Limitations of multi-word units in research
Multi-word units and metaphor in ESP
A key limitation in multi-word unit research is defining exactly what is being investigated, with many possible terms (Nation, 2016). As we have seen in this chapter, the possible range and combinations of lexical patterns is quite varied, from two-word combinations through to larger formulaic sequences. Some of these patterns can be incomplete and not very meaningful, as we can see in these examples: to do with the, or I think it was. Simpson-Vlach & Ellis, 2010, p. 493) pick up on this issue, highlighting the point that they are ’neither terribly functional nor pedagogically compelling’. Selection principles, such as whether incomplete patterns are included in analyses, can also vary as researchers consider important aspects of the design of their studies, such as the frequency and range of sequences, the text types and disciplines for analysis, the purpose of the research overall.
Long strings of words might not be continuous in texts (Paquot & Granger, 2012). For example, a lexical bundle such as the consequences of, is part of a highly frequent frame ’the something of something’. This means that a very frequent pattern, a/the something of something might contain a high frequency word and occur often, or a low frequency word and not occur very often. Frequency is important for language learners and teachers, and while some lexical bundles or collocations might have a strong statistical relationship, they might not be very frequent in texts. Byrd and Coxhead (2010, pp. 46—47) make this point by writing,
The scale used to report lexical bundles is typically in terms of the number of bundles per million words. For example, on the basis of… occurs 308 times in the 3.6 million words that make up the AWL corpus. That’s 106 times per million words, or 53 times per 500,000 words, or twice per 15,625 words. Studies of vocabulary acquisition report that learners need many encounters with a word or phrase before it becomes part of their lexicon (Nation, 2008). Few learners will read a million words in an EAP class. Most will read fewer than the 15,000 words needed to encounter on the basis of even twice.
While the frame of ’the XXX of XXX’ (for example, the basis of research) might be frequent in academic texts, actual strings such as on the basis of may not occur very often at all. Furthermore, deciding on the unit of counting can be problematic. For example, in the results of an analysis of a set of academic readings on Midwifery, the target word labour co-occurs with both stage and stages, as in stage of labour/stages of labour. In these cases, which words should be included in the multi-word units? Should the plural form and the singular form both be included?
A clear limitation of the research so far is its main focus on EAP, with few examples of research into specialised disciplines and professional corpora. Few studies as well use anything more than quantitative analyses of corpora to explore the use of multi-word units and metaphor in writing and speaking. A further limitation is that much research has focused on written texts, rather than written and spoken texts. An exception is the work by Biber (2006) and colleagues on the T2KSWAL corpus, which includes a spoken corpus of over 1.6 million running words (see Chapter 6 for more on this research).

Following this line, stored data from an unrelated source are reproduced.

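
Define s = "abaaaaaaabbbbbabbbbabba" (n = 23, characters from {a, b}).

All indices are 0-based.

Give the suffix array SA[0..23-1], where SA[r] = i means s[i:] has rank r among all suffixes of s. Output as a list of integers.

rank→(start, suffix):
  0 → (22, 'a')
  1 → (2, 'aaaaaaabbbbbabbbbabba')
  2 → (3, 'aaaaaabbbbbabbbbabba')
  3 → (4, 'aaaaabbbbbabbbbabba')
  4 → (5, 'aaaabbbbbabbbbabba')
  5 → (6, 'aaabbbbbabbbbabba')
  6 → (7, 'aabbbbbabbbbabba')
  7 → (0, 'abaaaaaaabbbbbabbbbabba')
  8 → (19, 'abba')
  9 → (14, 'abbbbabba')
  10 → (8, 'abbbbbabbbbabba')
  11 → (21, 'ba')
  12 → (1, 'baaaaaaabbbbbabbbbabba')
  13 → (18, 'babba')
  14 → (13, 'babbbbabba')
  15 → (20, 'bba')
  16 → (17, 'bbabba')
  17 → (12, 'bbabbbbabba')
  18 → (16, 'bbbabba')
  19 → (11, 'bbbabbbbabba')
  20 → (15, 'bbbbabba')
  21 → (10, 'bbbbabbbbabba')
  22 → (9, 'bbbbbabbbbabba')

[22, 2, 3, 4, 5, 6, 7, 0, 19, 14, 8, 21, 1, 18, 13, 20, 17, 12, 16, 11, 15, 10, 9]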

Another limitation is the lack of information on the context of bundles found in corpora (Byrd & Coxhead, 2010). An example of the kind of contextual information on lexical bundles which learners and teachers might find useful came from an analysis of on the basis of in concordance lines using Coxhead’s AWL written academic corpus. Three patterns arose in the data, as Figure 4.2 illustrates.
Figure 4.2 Three patterns of use for on the basis of (adapted from Byrd & Coxhead, 2010, p. 53—54)
This kind of analysis presents issues on how to bring this kind of data into classrooms and into programmes of learning, as well as how effective any teaching approach might be that includes it. A final limitation of this area of research is the lack of replication studies in the literature to confirm findings, explore any differences or similarities, and built certainty in the field in terms of methodological approaches and generalisability.